Traffic in and out of Jackson is only getting worse — particularly in the summer months — unless improvements are made. That’s according to a new roadway study of the Highway 22 & 390 corridors, which the Jackson Hole Conservation Alliance commissioned.
Summer means a high influx of visitors, and residents know that traffic in and around Teton Pass gets congested where the roads get narrow.
The study found that one feasible solution may be increasing public transportation and allowing buses to use the shoulder to bypass traffic during heavy congestion times.
“You know the idea we are presenting is really thinking about a more holistic set of solutions that allows us to meet people’s travel needs and do so reliably but without continuous highway expansion,” said Thomas Brennan, with the national transportation consulting firm Nelson\Nygaard, who recently presented finding at public forums in Jackson and Wilson.
The study also looked at the possibility of adding lanes on Highway 22 but found that it cost billions of dollars and raises environmental concerns related to local ecology and wildlife.
Brennan also said expanding the roadway for more cars and trucks may not solve the bottleneck problem over time.
“Three to five years after we’ve spent a lot of money to expand the highway, we’ll often end up in the same situation and having the same conversations adding in an additional lane,” Brennan said.
Brennan said the study’s findings will be presented to Wyoming Department of Transportation (WYDOT), which is considering roadway improvements in the coming years.
Teton County was also one of more than 500 communities across the U.S. that recently received a chunk of nearly a billion dollars in federal funding to boost roadway safety. The funding is part of the Bipartisan Infrastructure Law that was signed in 2021.
Teton County was the only municipality in Wyoming to get the money, which comes out to almost $500,000.
Teton County Pathways Coordinator Brian Schilling said that money, along with some matching funds, will go towards rethinking intersections and roads to reduce fatalities.
He said, across the country, many roadways were designed with cars and trucks in mind.
“The importance is placed on getting as many vehicles through an intersection as possible in the shortest amount of time, [which] doesn’t always generate the safest intersection or especially safe conditions for people outside of cars, pedestrians and bicyclists,” Schilling said.
A recent federal report also found the economic impact of traffic crashes nationwide was $340 billion in 2019 alone.
Schilling said for the next year Teton County will consider new crosswalks and signage and ask residents for input on a plan to get roadway deaths down to zero.

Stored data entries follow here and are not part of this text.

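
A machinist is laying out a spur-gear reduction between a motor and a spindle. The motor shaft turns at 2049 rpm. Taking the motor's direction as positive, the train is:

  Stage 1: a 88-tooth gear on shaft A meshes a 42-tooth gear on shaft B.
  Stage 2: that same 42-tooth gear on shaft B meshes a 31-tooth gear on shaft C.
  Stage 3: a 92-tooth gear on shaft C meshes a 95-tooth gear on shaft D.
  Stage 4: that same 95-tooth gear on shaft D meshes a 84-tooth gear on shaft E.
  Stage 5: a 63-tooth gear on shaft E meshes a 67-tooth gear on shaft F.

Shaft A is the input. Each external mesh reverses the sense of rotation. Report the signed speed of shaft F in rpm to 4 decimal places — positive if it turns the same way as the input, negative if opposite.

Stage 1 [88T→42T]: ω = 2049.0000×88/42 = 4293.1429 rpm, dir flips to −; running = −4293.1429
Stage 2 [42T→31T]: ω = 4293.1429×42/31 = 5816.5161 rpm, dir flips to +; running = +5816.5161
Stage 3 [92T→95T]: ω = 5816.5161×92/95 = 5632.8367 rpm, dir flips to −; running = −5632.8367
Stage 4 [95T→84T]: ω = 5632.8367×95/84 = 6370.4700 rpm, dir flips to +; running = +6370.4700
Stage 5 [63T→67T]: ω = 6370.4700×63/67 = 5990.1435 rpm, dir flips to −; running = −5990.1435

-5990.1435 rpm (opposite to input, |ω| = 5990.1435 rpm)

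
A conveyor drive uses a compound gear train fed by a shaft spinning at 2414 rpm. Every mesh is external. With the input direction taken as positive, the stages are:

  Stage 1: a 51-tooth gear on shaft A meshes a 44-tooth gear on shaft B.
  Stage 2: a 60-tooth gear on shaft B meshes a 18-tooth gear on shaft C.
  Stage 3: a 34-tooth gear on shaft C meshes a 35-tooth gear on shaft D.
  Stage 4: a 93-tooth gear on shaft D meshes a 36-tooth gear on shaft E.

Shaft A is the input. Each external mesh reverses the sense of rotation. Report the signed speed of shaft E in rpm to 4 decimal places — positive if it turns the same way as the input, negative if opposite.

+23405.8723 rpm (same as input, |ω| = 23405.8723 rpm)

Stage 1 [51T→44T]: ω = 2414.0000×51/44 = 2798.0455 rpm, dir flips to −; running = −2798.0455
Stage 2 [60T→18T]: ω = 2798.0455×60/18 = 9326.8182 rpm, dir flips to +; running = +9326.8182
Stage 3 [34T→35T]: ω = 9326.8182×34/35 = 9060.3377 rpm, dir flips to −; running = −9060.3377
Stage 4 [93T→36T]: ω = 9060.3377×93/36 = 23405.8723 rpm, dir flips to +; running = +23405.8723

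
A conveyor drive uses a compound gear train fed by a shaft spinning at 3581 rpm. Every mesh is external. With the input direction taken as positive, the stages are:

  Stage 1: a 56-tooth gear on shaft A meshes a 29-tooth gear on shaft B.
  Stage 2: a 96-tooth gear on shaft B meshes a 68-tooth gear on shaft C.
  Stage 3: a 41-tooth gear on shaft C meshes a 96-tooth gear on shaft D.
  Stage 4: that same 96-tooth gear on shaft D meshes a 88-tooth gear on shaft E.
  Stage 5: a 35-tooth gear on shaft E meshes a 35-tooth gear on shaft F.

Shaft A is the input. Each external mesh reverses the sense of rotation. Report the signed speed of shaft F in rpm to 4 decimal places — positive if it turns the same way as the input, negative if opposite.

Stage 1 [56T→29T]: ω = 3581.0000×56/29 = 6915.0345 rpm, dir flips to −; running = −6915.0345
Stage 2 [96T→68T]: ω = 6915.0345×96/68 = 9762.4016 rpm, dir flips to +; running = +9762.4016
Stage 3 [41T→96T]: ω = 9762.4016×41/96 = 4169.3590 rpm, dir flips to −; running = −4169.3590
Stage 4 [96T→88T]: ω = 4169.3590×96/88 = 4548.3917 rpm, dir flips to +; running = +4548.3917
Stage 5 [35T→35T]: ω = 4548.3917×35/35 = 4548.3917 rpm, dir flips to −; running = −4548.3917

-4548.3917 rpm (opposite to input, |ω| = 4548.3917 rpm)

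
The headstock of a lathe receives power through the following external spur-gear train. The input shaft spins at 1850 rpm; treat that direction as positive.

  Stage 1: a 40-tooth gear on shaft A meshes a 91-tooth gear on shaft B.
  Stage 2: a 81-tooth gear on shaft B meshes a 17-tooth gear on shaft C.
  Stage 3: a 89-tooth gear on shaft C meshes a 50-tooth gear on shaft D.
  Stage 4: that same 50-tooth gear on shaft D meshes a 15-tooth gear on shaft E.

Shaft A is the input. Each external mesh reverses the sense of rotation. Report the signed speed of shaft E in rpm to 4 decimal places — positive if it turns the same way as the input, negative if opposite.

+22989.2696 rpm (same as input, |ω| = 22989.2696 rpm)

Stage 1 [40T→91T]: ω = 1850.0000×40/91 = 813.1868 rpm, dir flips to −; running = −813.1868
Stage 2 [81T→17T]: ω = 813.1868×81/17 = 3874.5960 rpm, dir flips to +; running = +3874.5960
Stage 3 [89T→50T]: ω = 3874.5960×89/50 = 6896.7809 rpm, dir flips to −; running = −6896.7809
Stage 4 [50T→15T]: ω = 6896.7809×50/15 = 22989.2696 rpm, dir flips to +; running = +22989.2696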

“[Our goal is] to make sure that every neighborhood and community is connected in a way that they can travel in any mode and feel safe doing so,” Schilling said
He said one area they will focus on in Jackson is what’s known at “the Y” where U.S. 191 intersects with Highway 22.
Getting around Jackson
At a recent public forum in Jackson on improving traffic on Highway 22 & 390, consultants presented ideas that promote new ways of travel in town.
Brennan said other mountain destinations like Park City, Utah and Breckinridge, Colorado have incentivized alternative modes of transportation like e-biking and park and ride systems to help residents avoid traffic congestion.

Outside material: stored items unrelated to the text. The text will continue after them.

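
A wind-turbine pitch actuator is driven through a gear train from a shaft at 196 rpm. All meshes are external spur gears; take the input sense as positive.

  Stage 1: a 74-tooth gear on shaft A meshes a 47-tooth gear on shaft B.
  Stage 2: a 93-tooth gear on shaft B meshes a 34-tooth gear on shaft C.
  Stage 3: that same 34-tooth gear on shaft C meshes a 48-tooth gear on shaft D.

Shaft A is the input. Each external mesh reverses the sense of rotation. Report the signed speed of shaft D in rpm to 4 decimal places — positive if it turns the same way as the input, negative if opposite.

-597.9043 rpm (opposite to input, |ω| = 597.9043 rpm)

Stage 1 [74T→47T]: ω = 196.0000×74/47 = 308.5957 rpm, dir flips to −; running = −308.5957
Stage 2 [93T→34T]: ω = 308.5957×93/34 = 844.1001 rpm, dir flips to +; running = +844.1001
Stage 3 [34T→48T]: ω = 844.1001×34/48 = 597.9043 rpm, dir flips to −; running = −597.9043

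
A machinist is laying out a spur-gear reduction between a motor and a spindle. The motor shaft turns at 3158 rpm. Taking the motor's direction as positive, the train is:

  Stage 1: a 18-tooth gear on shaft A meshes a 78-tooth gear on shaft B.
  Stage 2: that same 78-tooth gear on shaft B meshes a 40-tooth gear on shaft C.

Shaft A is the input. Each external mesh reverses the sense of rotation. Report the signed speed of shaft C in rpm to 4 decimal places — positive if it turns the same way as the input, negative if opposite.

+1421.1000 rpm (same as input, |ω| = 1421.1000 rpm)

Stage 1 [18T→78T]: ω = 3158.0000×18/78 = 728.7692 rpm, dir flips to −; running = −728.7692
Stage 2 [78T→40T]: ω = 728.7692×78/40 = 1421.1000 rpm, dir flips to +; running = +1421.1000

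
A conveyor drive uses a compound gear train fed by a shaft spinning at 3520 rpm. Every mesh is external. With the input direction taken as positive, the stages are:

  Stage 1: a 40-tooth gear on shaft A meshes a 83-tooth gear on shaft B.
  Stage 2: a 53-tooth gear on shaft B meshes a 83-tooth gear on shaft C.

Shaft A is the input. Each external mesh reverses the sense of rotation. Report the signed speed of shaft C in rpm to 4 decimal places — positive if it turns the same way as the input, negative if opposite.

Stage 1 [40T→83T]: ω = 3520.0000×40/83 = 1696.3855 rpm, dir flips to −; running = −1696.3855
Stage 2 [53T→83T]: ω = 1696.3855×53/83 = 1083.2341 rpm, dir flips to +; running = +1083.2341

+1083.2341 rpm (same as input, |ω| = 1083.2341 rpm)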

Brennan said other towns have also installed parking meters downtown.
“There’s multiple benefits,” Brennan said. “It encourages people to think about the need to make driving trips … And from the standpoint of local retailers, it can also be a very effective way to make sure there’s parking spaces available for customers.”
Brennan suggested that, as part of a region’s journey to alleviate traffic headaches, communities should create a coalition to help residents get involved.

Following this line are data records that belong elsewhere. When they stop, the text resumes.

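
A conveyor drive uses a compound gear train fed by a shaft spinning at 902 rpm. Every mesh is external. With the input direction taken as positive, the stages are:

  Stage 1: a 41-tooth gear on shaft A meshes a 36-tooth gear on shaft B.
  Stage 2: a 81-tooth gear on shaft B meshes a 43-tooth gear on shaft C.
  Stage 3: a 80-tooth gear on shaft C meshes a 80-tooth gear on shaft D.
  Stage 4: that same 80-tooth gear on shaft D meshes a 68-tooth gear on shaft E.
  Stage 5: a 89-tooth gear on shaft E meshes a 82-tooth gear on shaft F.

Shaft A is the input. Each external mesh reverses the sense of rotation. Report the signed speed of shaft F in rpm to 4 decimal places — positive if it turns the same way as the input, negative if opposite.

Stage 1 [41T→36T]: ω = 902.0000×41/36 = 1027.2778 rpm, dir flips to −; running = −1027.2778
Stage 2 [81T→43T]: ω = 1027.2778×81/43 = 1935.1047 rpm, dir flips to +; running = +1935.1047
Stage 3 [80T→80T]: ω = 1935.1047×80/80 = 1935.1047 rpm, dir flips to −; running = −1935.1047
Stage 4 [80T→68T]: ω = 1935.1047×80/68 = 2276.5937 rpm, dir flips to +; running = +2276.5937
Stage 5 [89T→82T]: ω = 2276.5937×89/82 = 2470.9371 rpm, dir flips to −; running = −2470.9371

-2470.9371 rpm (opposite to input, |ω| = 2470.9371 rpm)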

The Jackson Hole Conservation Alliance recently launched the Jackson Hole Passage Project, to help mobilize the community and build political support and funding for more formalized plans.
Tonight, Feb. 15, a public meeting is scheduled at Old Wilson Schoolhouse from 5 to 7 p.m. to examine community needs traveling the Teton Pass Corridor.
WYDOT, Teton County, the U.S. Forest Service and the Federal Highway Administration (FHA) will present improvement ideas, which include recreational shuttles, wildlife crossings and avalanche sheds, along with potential costs.
A link to the FHA’s various proposals can be found here.
A year ago, the entities virtually met with residents, who shared their top priorities for Teton Pass, which related to safety, recreation and tractor-trailer truck usage.